Thus, to celebrate the Fiftieth Anniversary of the inauguration of Brasilia, Jacques Benoit developed the series "Construção!". These compositions are drawn on paper with a mixed technique involving lacquer, paint, pencil, pastels soft and dry, each weaving itself to the other. Theses compositions' surfaces, very elongated in a ratio of nearly one in three, clearly go beyond the traditional "Marine" format, to enforce the vastness of the skies and the stubborn horizontality of the Planalto, the Brazilian High Plateau covered with cerrado, this sparse and meager vegetation of origin. This is when the architectural shapes -embryonic between orthogonality and strained curved bent by Niemeyer-, against backdrops of grandiose nebulosity or implacable skies brightned with vibrant deep red, spring out among scaffoldings.

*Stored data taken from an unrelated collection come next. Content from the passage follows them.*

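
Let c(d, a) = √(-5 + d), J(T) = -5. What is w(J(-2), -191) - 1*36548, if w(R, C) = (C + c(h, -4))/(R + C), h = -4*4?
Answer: -7163217/196 - I*√21/196 ≈ -36547.0 - 0.02338*I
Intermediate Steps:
h = -16
w(R, C) = (C + I*√21)/(C + R) (w(R, C) = (C + √(-5 - 16))/(R + C) = (C + √(-21))/(C + R) = (C + I*√21)/(C + R))
w(J(-2), -191) - 1*36548 = (-191 + I*√21)/(-191 - 5) - 1*36548 = (-191 + I*√21)/(-196) - 36548 = -(-191 + I*√21)/196 - 36548 = (191/196 - I*√21/196) - 36548 = -7163217/196 - I*√21/196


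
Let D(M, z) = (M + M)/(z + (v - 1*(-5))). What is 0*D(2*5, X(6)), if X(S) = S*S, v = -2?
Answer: 0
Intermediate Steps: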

In his vision of the amazing genesis of the Brazilian capital, Jacques Benoit does not celebrate any workers on a construction site as Fernand Leger did, for example, with the "Builders with rope" painting (1950) : his sharp lines, his graphics loaded with black lacquer and very dense colours tell us about the sheer gigantism of the territory in the works, the complex and cumbersome task, the bitterness of climate, the omnipresence of powdery laterite dirt. Perhaps then the visions of the painter eventually join those of Niemeyer which the latter reported he had, during his nightly rounds of inspection of the site, when it was dormant and still. And beyond their specific evocative power, these drawings allow Jacques Benoit -with the help of those vivid contrasts-, to do a vibrant justice to the plenitude and the audacity of Niemeyer's once completed works. Something that the talent of the painter always suceeds in celebrating, whatever sort of painting is at stake.
Jacques Benoit also manages to imbue Niemeyer’s architecture with a new form of monumentality, through his framing and vision of the buildings. This can be virtually seen in all his pictorial works relative to most of Brasilia’s buildings that he chose for a theme.